I am tired of broken hearts and empty promises. I am tired of lost dreams and killing inspiration in the name of realism. I am tired of losing hope. I seem to be surrounded by a lot of this lately, but I still believe in great love. I believe in dreaming big. I believe we can actually change the world if we want to. You may call this naive optimism, but I call it faith. It's a risk. And it scares me, too. Honestly, I don't know how to live another way. This kind of living makes the ground hurt a little worse when I fall because the higher the dream is, the harder the fall. But, I must always find the strength to get up and try again. I wish I could tell you I felt stronger each time a dream fell--each time I was disappointed in someone or something, but that's not always true.
After my two-year relationship fell apart, I took a year to get myself back together. I casually dated but never risked real feelings for anyone. I wasn't ready. I spent a lot of time in prayer and growing in community with the Lord. It was one of the best yet, hardest years of my life. It was equal parts terrible and beautiful. It's not an easy thing to have your heart shattered. I needed that year to find my identity again. So, I did just that. Looking back, I'm thankful for the refinement. I'm thankful I have a God who always redeems and always works things together for my good. However, please hear me when I say, faith in God does not evaporate pain.
If you are grieving the loss of a relationship the only advice I can give is to walk directly through the pain. Stare it in the face. Cry. Then, laugh at how bad it can be. Laughter makes everything better. Believe me--I know.
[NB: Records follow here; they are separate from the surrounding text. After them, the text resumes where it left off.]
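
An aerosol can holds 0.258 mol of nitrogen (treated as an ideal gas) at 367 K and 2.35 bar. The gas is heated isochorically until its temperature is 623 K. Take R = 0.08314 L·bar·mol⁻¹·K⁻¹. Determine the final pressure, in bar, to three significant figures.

P₂ ≈ 3.99 bar

From PV = nRT: V₁ = nRT₁/P₁ = 3.350 L.
Isochoric, so P/T is constant: V₂ = V₁; P₂ = P₁·(T₂/T₁) = 3.989 bar.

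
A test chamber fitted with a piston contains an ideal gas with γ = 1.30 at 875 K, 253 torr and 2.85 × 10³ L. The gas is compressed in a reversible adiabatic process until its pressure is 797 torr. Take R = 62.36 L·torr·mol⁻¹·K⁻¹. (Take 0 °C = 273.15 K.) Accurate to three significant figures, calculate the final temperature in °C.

T₂ ≈ 867 °C

Reversible adiabatic, γ = 1.30: T₂ = T₁·(P₂/P₁)^((γ−1)/γ) = 1140 K; V₂ = V₁·(P₁/P₂)^(1/γ) = 1179 L.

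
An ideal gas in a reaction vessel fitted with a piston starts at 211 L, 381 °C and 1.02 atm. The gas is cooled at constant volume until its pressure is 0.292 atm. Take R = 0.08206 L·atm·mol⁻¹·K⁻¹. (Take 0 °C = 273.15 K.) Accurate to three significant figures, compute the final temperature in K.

T₂ ≈ 187 K

Convert: T₁ = 654.1 K.
V constant ⇒ P ∝ T: V₂ = V₁; T₂ = T₁·(P₂/P₁) = 187.3 K.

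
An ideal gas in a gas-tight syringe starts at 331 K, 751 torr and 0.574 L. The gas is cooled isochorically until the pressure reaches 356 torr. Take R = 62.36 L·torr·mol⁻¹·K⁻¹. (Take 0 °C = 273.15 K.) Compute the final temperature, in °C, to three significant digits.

Isochoric, so P/T is constant: V₂ = V₁; T₂ = T₁·(P₂/P₁) = 156.9 K.

T₂ ≈ -116 °C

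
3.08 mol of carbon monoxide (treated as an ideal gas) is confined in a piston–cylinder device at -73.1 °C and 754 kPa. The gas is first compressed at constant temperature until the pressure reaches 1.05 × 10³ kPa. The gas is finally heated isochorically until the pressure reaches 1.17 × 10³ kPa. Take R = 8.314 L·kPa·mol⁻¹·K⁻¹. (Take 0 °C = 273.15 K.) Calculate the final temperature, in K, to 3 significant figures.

T₃ ≈ 223 K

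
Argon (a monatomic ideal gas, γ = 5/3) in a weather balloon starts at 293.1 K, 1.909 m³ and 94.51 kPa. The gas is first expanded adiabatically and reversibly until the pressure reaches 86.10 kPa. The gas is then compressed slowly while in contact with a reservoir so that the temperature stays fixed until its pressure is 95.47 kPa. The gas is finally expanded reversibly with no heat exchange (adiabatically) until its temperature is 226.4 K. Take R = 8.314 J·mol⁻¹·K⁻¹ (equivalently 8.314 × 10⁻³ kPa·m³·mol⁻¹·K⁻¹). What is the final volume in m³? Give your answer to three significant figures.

V₄ ≈ 2.54 m³

Adiabatic (γ = 5/3), T V^(γ−1) and P V^γ constant: T₂ = T₁·(P₂/P₁)^((γ−1)/γ) = 282.4 K; V₂ = V₁·(P₁/P₂)^(1/γ) = 2.019 m³.
T constant ⇒ Boyle's law P V = const: T₃ = T₂; V₃ = V₂·(P₂/P₃) = 1.821 m³.
Reversible adiabatic, γ = 5/3: P₄ = P₃·(T₄/T₃)^(γ/(γ−1)) = 54.95 kPa; V₄ = V₃·(T₃/T₄)^(1/(γ−1)) = 2.536 m³.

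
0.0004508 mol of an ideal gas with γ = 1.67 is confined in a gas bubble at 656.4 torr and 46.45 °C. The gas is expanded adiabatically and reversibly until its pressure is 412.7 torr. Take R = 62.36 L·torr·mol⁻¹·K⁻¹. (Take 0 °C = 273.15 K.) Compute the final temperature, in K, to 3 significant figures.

Convert: T₁ = 319.6 K.
From PV = nRT: V₁ = nRT₁/P₁ = 0.01369 L.
Reversible adiabatic, γ = 1.67: T₂ = T₁·(P₂/P₁)^((γ−1)/γ) = 265.3 K; V₂ = V₁·(P₁/P₂)^(1/γ) = 0.01807 L.

T₂ ≈ 265 K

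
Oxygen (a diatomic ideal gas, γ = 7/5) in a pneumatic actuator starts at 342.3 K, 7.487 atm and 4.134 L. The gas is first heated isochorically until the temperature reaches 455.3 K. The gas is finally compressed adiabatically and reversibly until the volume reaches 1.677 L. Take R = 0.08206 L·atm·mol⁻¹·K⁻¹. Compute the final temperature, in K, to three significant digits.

Isochoric, so P/T is constant: V₂ = V₁; P₂ = P₁·(T₂/T₁) = 9.959 atm.
Reversible adiabatic, γ = 7/5: T₃ = T₂·(V₂/V₃)^(γ−1) = 653.2 K; P₃ = P₂·(V₂/V₃)^γ = 35.22 atm.

T₃ ≈ 653 K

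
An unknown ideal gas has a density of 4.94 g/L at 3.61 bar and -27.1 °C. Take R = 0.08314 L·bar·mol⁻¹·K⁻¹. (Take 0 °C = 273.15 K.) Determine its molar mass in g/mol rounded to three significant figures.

M ≈ 28.0 g/mol

ρ = PM/(RT) ⇒ M = ρRT/P = (4.94 × 0.08314 × 246.0) / 3.61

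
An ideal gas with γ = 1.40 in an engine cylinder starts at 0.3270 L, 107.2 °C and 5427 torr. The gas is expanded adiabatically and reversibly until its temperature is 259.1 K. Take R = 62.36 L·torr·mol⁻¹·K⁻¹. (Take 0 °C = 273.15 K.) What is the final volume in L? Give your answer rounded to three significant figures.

Convert: T₁ = 380.3 K.
Adiabatic (γ = 1.40), T V^(γ−1) and P V^γ constant: P₂ = P₁·(T₂/T₁)^(γ/(γ−1)) = 1416 torr; V₂ = V₁·(T₁/T₂)^(1/(γ−1)) = 0.8538 L.

V₂ ≈ 0.854 L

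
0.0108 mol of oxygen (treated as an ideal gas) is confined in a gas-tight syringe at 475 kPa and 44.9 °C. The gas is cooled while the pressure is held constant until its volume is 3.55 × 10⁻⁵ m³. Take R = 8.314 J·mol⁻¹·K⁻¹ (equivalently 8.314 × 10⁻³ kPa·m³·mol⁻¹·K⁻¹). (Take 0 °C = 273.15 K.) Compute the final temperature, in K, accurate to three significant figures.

T₂ ≈ 188 K

Convert: T₁ = 318.0 K.
From PV = nRT: V₁ = nRT₁/P₁ = 6.012e-05 m³.
P constant ⇒ V ∝ T: P₂ = P₁; T₂ = T₁·(V₂/V₁) = 187.8 K.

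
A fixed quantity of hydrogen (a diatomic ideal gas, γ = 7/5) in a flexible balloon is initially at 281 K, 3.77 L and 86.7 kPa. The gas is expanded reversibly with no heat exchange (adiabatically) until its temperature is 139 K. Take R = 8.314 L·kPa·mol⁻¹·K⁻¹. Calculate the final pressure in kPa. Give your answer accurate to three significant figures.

Adiabatic (γ = 7/5), T V^(γ−1) and P V^γ constant: P₂ = P₁·(T₂/T₁)^(γ/(γ−1)) = 7.381 kPa; V₂ = V₁·(T₁/T₂)^(1/(γ−1)) = 21.91 L.

P₂ ≈ 7.38 kPa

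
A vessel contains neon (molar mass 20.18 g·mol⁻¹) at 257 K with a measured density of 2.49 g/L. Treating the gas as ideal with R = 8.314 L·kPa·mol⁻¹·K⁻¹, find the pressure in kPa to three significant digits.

P ≈ 264 kPa

ρ = PM/(RT) ⇒ P = ρRT/M = (2.49 × 8.314 × 257.0) / 20.18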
Imagine sitting with your boyfriend’s parents at his graduation while his side-chick is death-staring you 20 feet away. If that isn't an episode of a reality show--I don't know what is!
After a year of healing, I decided I was ready to pursue a relationship again. I met someone. Someone I would have NEVER expected. The polar opposite of my previous boyfriend. He inspired me to believe that I could love again. I dreamed higher with him, but, unfortunately, it didn't work. It still hurt, even though we weren’t fully attached, yet. The truth is, that though I may have been ready, he was not.
So, I have come to this place again, where I have to decide what I'm going to do with closed doors. Do I knock? Do I wait? Do I sit down on the stoop and mope? No. No. No. That is not who I am. That is not the daughter of the King. That is not who I would want my sister to be. That is not the example I want to leave for those that look up to me. Sometimes, you have to look in the mirror, boss up and take your own advice.
So, I say to myself, live.
Live. You must Live. Live boldly. Turn from closed doors recognizing the entire world you have right in front of you. A door you should walk through will open on its own. Keep loving. Keep dreaming. Keep getting your hopes up. The world needs more people that still believe. Your great love is coming.